Monsieur le président, monsieur le ministre, mes chers collègues, l’extension de l’OTAN a conduit à une grande diversité des intérêts géopolitiques, qui sont parfois contradictoires.
En témoigne l’invasion du nord-est de la Syrie par la Turquie, qui a fait du Rojava une zone occupée, pour y déplacer les 3, 6 millions de réfugiés syriens, mais aussi et surtout pour « résoudre » la question des Kurdes, dits « terroristes » par Erdogan.
Après avoir chassé plus de 300 000 personnes de ce territoire proche de sa frontière, l’État turc s’efforce à présent d’y installer des gouverneurs, une administration, des élus, bref une présence institutionnelle permanente dans une région maintenant annexée, avec la complicité silencieuse de l’OTAN.
Les Kurdes sont massacrés, un véritable nettoyage ethnique est à l’œuvre… La Turquie incite des islamistes en provenance d’États dits « turcs » comme l’Ouzbékistan, le Turkestan oriental ou même l’Afghanistan à s’installer dans cette zone occupée de Syrie, le tout au mépris du droit international et des règles mêmes de l’OTAN.
Mais nous pourrions citer les exemples de l’Afghanistan, de la Syrie, de la Libye, de l’Irak, du Kosovo, d’autres encore : partout les interventions militaires, engagées avec ou sans mandat, ont laissé derrière elles le chaos, des pays enlisés dans la crise, le nationalisme, le fanatisme, l’obscurantisme…

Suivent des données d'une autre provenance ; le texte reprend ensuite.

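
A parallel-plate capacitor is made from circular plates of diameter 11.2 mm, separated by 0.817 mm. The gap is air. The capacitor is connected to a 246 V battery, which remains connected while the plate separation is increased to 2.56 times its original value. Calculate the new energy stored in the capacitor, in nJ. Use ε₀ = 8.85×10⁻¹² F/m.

A = π(11.2/2 mm)² = 9.85×10⁻⁵ m².
Initially C₁ = ε₀A/d = 8.85×10⁻¹² × 9.85×10⁻⁵ / 8.17×10⁻⁴ = 1.07×10⁻¹² F.
U₁ = 3.23×10⁻⁸ J.
Battery connected ⇒ V is held fixed. C₂ = 0.391 C₁ and U = ½CV², so U₂/U₁ = C₂/C₁ = 0.391.
U₂ = 0.391 × 3.23×10⁻⁸ = 1.26×10⁻⁸ J.

U ≈ 12.6 nJ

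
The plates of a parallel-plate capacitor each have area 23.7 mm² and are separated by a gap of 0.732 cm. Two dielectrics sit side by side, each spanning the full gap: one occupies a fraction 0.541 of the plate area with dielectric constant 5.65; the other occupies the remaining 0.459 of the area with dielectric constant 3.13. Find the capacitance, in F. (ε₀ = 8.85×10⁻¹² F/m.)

A = 23.7 mm² = 2.37×10⁻⁵ m².
Side-by-side slabs ⇒ two capacitors in parallel, each spanning the full gap.
C₁ = κ₁ε₀A₁/d = 5.65 × 8.85×10⁻¹² × 1.28×10⁻⁵ / 7.32×10⁻³ = 8.76×10⁻¹⁴ F.
C₂ = κ₂ε₀A₂/d = 3.13 × 8.85×10⁻¹² × 1.09×10⁻⁵ / 7.32×10⁻³ = 4.12×10⁻¹⁴ F.
C = C₁ + C₂ = 1.29×10⁻¹³ F.

C ≈ 1.29×10⁻¹³ F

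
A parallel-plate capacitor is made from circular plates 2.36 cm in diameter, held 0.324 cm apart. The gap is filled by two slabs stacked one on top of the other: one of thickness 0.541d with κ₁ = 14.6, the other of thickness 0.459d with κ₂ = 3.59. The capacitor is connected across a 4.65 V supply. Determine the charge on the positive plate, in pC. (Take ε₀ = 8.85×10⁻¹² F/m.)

Q ≈ 33.7 pC

A = π(2.36/2 cm)² = 4.37×10⁻⁴ m².
Stacked slabs ⇒ two capacitors in series, each with the full plate area.
C₁ = κ₁ε₀A/d₁ = 14.6 × 8.85×10⁻¹² × 4.37×10⁻⁴ / 1.75×10⁻³ = 3.22×10⁻¹¹ F.
C₂ = κ₂ε₀A/d₂ = 3.59 × 8.85×10⁻¹² × 4.37×10⁻⁴ / 1.49×10⁻³ = 9.35×10⁻¹² F.
C = (1/C₁ + 1/C₂)⁻¹ = 7.25×10⁻¹² F.
Q = CV = 7.25×10⁻¹² × 4.65 = 3.37×10⁻¹¹ C.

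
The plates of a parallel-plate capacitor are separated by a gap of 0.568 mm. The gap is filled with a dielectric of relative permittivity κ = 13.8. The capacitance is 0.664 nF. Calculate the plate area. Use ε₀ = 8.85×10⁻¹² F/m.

A = Cd/(κε₀) = 6.64×10⁻¹⁰ × 5.68×10⁻⁴ / (13.8 × 8.85×10⁻¹²) = 3.09×10⁻³ m².

A ≈ 30.9 cm²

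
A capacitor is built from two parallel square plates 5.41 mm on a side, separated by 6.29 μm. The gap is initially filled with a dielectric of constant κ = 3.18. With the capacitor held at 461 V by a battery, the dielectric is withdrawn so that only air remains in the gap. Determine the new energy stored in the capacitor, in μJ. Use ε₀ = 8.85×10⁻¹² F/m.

A = (5.41 mm)² = 2.93×10⁻⁵ m².
Initially C₁ = κε₀A/d = 3.18 × 8.85×10⁻¹² × 2.93×10⁻⁵ / 6.29×10⁻⁶ = 1.31×10⁻¹⁰ F.
U₁ = 1.39×10⁻⁵ J.
Battery connected ⇒ V is held fixed. C₂ = 0.314 C₁ and U = ½CV², so U₂/U₁ = C₂/C₁ = 0.314.
U₂ = 0.314 × 1.39×10⁻⁵ = 4.38×10⁻⁶ J.

U ≈ 4.38 μJ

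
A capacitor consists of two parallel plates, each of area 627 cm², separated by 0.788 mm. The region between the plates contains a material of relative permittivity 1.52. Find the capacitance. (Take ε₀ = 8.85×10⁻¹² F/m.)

A = 627 cm² = 6.27×10⁻² m².
C = κε₀A/d = 1.52 × 8.85×10⁻¹² × 6.27×10⁻² / 7.88×10⁻⁴ = 1.07×10⁻⁹ F.

C ≈ 1.07 nF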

L’intervention en Afghanistan en 2001 m’avait beaucoup marquée : dix-huit ans après, les talibans et les « seigneurs de guerre » sont toujours là, actifs, attendant le retrait des troupes pour constituer un nouvel État islamique, encore pire que le précédent. Ne doutons pas que les atrocités, particulièrement envers les femmes, comme les exécutions publiques dans les stades, reprendraient alors.
Quel est le sens de notre participation aux interventions de l’OTAN dans ces pays, sous couvert de protection des populations, si on laisse ensuite ces mêmes populations aux mains de leurs bourreaux ?
Les interventions de l’OTAN n’ont rien réglé. Au contraire, elles contribuent parfois à empirer des situations déjà dramatiques. Dans tous les cas que je vous ai cités, l’OTAN reste sourde. Monsieur le ministre, nos gouvernements successifs n’ont pas pris de décisions suffisamment drastiques contre les États qui enfreignent le droit des peuples. Il y a une incohérence totale entre les principes affichés par les pays qui composent l’OTAN et les actions ou objectifs de celle-ci.
Mes chers collègues, il est temps de se poser la question de notre participation à cette organisation. Nous en sommes aujourd’hui réduits à attendre les conclusions d’une hypothétique réunion en février entre la France, la Grande-Bretagne et l’Allemagne pour discuter des perspectives de l’Alliance.
À rebours de la stratégie du choc et du rapport de force de l’OTAN, l’ONU propose le multilatéralisme et le dialogue. Certes, l’Organisation des Nations unies doit faire l’objet de réformes – je pense notamment à la suppression du droit de veto des cinq membres permanents du Conseil de sécurité, qui bloque toute résolution ou décision, quelle que soit l’opinion majoritaire, mais si nous souhaitons pouvoir résoudre des conflits ou des crises, il n’y a pas d’autre solution que d’agir dans le cadre de cette instance. L’ONU n’est pas un organisme militaire, et c’est là sa force : il s’agit de la seule institution où les discussions ne sont pas envisagées sous l’angle militaire.
Si nous nous inscrivons dans la seule perspective de la course à l’armement, nous nous engageons dans une impasse dangereuse. Ainsi, le projet d’Europe de la défense n’est que la traduction d’un renforcement militaire de l’Europe, de la mise en place d’une force armée supplémentaire. Or la stabilité et la sécurité mondiales ne peuvent reposer sur une nouvelle institution militaire. Une Europe des peuples et de la paix : c’est cette Europe-là que nous avons voulue.
Face à l’OTAN, nous préconisons de renforcer l’ONU, de réguler, voire de stopper, dans bien des cas, le commerce des armes et enfin de renforcer la mission de contrôle du Parlement. Aucun engagement dans un conflit armé ne doit être décidé sans l’approbation des élus nationaux que nous sommes. Il en est déjà ainsi dans quelques pays, et ce serait un minimum.